Human induced climate change is already having a significant impact on species and ecosystems around the world.
The IPCC (Intergovernmental Panel on Climate Change) 5th Assessment Report (2015) notes that ‘a large fraction of terrestrial, freshwater and marine species faces increased extinction risk due to climate change during and beyond the 21st century.’
Climate change – Impact on Irish Biodiversity
In Ireland, climate change is predicted to lead to warmer and drier summers, milder and wetter winters and an increase in the frequency of extreme weather events. Such climatic changes will disrupt Irish wildlife and our natural environment.

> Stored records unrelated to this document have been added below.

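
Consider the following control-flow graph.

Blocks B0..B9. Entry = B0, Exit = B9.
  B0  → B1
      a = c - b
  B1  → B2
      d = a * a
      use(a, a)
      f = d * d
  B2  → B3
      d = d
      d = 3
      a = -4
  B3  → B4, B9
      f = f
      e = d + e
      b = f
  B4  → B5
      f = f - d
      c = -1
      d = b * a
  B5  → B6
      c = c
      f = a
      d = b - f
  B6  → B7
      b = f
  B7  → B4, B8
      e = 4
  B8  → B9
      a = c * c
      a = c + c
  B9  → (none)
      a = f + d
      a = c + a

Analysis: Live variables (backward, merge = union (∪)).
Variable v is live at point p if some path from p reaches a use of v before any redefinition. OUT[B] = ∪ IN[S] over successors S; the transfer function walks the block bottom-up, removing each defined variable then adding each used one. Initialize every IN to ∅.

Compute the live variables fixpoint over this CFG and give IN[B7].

Converged values:
  B0:   IN={b, c, e}   OUT={a, c, e}
  B1:   IN={a, c, e}   OUT={c, d, e, f}
  B2:   IN={c, d, e, f}   OUT={a, c, d, e, f}
  B3:   IN={a, c, d, e, f}   OUT={a, b, c, d, f}
  B4:   IN={a, b, d, f}   OUT={a, b, c}
  B5:   IN={a, b, c}   OUT={a, c, d, f}
  B6:   IN={a, c, d, f}   OUT={a, b, c, d, f}
  B7:   IN={a, b, c, d, f}   OUT={a, b, c, d, f}
  B8:   IN={c, d, f}   OUT={c, d, f}
  B9:   IN={c, d, f}   OUT={}

Merge at B7: OUT[B7] = IN[B4] ⊔ IN[B8] = {a, b, c, d, f}
Applying B7's transfer function to that OUT value gives IN[B7] (row B7 above).

Answer: {a, b, c, d, f}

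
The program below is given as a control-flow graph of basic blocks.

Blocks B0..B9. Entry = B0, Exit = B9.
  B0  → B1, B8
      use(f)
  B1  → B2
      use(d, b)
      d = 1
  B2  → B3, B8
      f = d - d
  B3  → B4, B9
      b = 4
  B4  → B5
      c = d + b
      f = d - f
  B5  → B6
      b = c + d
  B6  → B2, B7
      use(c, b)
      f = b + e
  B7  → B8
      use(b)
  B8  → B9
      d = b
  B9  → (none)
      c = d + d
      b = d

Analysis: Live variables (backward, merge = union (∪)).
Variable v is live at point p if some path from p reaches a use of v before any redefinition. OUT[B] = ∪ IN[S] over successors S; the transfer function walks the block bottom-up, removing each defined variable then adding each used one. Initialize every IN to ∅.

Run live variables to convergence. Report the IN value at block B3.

Answer: {d, e, f}

Derivation:
Fixpoint table:
  B0:   IN={b, d, e, f}   OUT={b, d, e}
  B1:   IN={b, d, e}   OUT={b, d, e}
  B2:   IN={b, d, e}   OUT={b, d, e, f}
  B3:   IN={d, e, f}   OUT={b, d, e, f}
  B4:   IN={b, d, e, f}   OUT={c, d, e}
  B5:   IN={c, d, e}   OUT={b, c, d, e}
  B6:   IN={b, c, d, e}   OUT={b, d, e}
  B7:   IN={b}   OUT={b}
  B8:   IN={b}   OUT={d}
  B9:   IN={d}   OUT={}

Merge at B3: OUT[B3] = IN[B4] ⊔ IN[B9] = {b, d, e, f}
Applying B3's transfer function to that OUT value gives IN[B3] (row B3 above).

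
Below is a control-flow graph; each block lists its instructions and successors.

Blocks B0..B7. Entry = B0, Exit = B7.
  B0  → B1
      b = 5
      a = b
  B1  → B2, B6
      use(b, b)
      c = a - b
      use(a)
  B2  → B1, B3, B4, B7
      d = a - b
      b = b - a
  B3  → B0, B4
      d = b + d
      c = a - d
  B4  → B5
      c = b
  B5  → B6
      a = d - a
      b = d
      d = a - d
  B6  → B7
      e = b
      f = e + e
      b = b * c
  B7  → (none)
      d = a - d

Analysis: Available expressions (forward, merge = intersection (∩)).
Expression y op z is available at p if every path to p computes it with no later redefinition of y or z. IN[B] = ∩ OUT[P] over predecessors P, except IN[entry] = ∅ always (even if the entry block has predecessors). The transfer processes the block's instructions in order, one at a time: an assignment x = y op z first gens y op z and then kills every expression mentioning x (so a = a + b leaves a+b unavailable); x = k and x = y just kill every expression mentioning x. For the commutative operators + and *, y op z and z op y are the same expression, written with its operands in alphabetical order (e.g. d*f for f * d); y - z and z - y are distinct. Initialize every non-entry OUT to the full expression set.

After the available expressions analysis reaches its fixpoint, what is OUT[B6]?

Converged values:
  B0:   IN={}   OUT={}
  B1:   IN={}   OUT={a-b}
  B2:   IN={a-b}   OUT={}
  B3:   IN={}   OUT={a-d}
  B4:   IN={}   OUT={}
  B5:   IN={}   OUT={}
  B6:   IN={}   OUT={e+e}
  B7:   IN={}   OUT={}

Merge at B6: IN[B6] = OUT[B1] ∩ OUT[B5] = {}
Applying B6's transfer function to that IN value gives OUT[B6] (row B6 above).

Answer: {e+e}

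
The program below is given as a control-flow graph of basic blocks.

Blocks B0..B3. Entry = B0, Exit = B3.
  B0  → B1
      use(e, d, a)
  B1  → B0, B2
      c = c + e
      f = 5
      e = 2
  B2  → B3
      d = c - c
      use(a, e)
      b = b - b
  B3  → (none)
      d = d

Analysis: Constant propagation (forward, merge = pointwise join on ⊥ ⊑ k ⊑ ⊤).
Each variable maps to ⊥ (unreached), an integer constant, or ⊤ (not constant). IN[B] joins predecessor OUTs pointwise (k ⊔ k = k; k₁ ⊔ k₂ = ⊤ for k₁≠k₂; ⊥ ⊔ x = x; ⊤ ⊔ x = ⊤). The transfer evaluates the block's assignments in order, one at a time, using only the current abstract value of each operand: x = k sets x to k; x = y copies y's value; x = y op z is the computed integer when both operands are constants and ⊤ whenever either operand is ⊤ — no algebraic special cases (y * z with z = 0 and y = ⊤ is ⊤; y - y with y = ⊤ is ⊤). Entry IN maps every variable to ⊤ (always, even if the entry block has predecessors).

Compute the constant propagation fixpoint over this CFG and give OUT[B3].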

Warmer weather may lead to changes in the life cycles of insects, birds, plants and mammals. Changes in weather patterns could lead to behavioural change in pests and pollinators and disturb the delicate balance that exists in the wild. In the Irish marine environment, some species may suffer including kelp, barnacles and starfish, while others such as cuttlefish and purple sea urchin may thrive more in the changed climate. Climate change may also bring changes in the distribution and abundance of invasive species. To reduce the impacts of climate change, protection of our bogs is imperative as loss of peatlands, will lead to release of stored carbon.
Evidence of changing life cycles has already been seen in the international migratory patterns of birds and some insects. The Little Egret, commonly found in Mediterranean Europe, is now a regular visitor in Irish coastal ecosystems.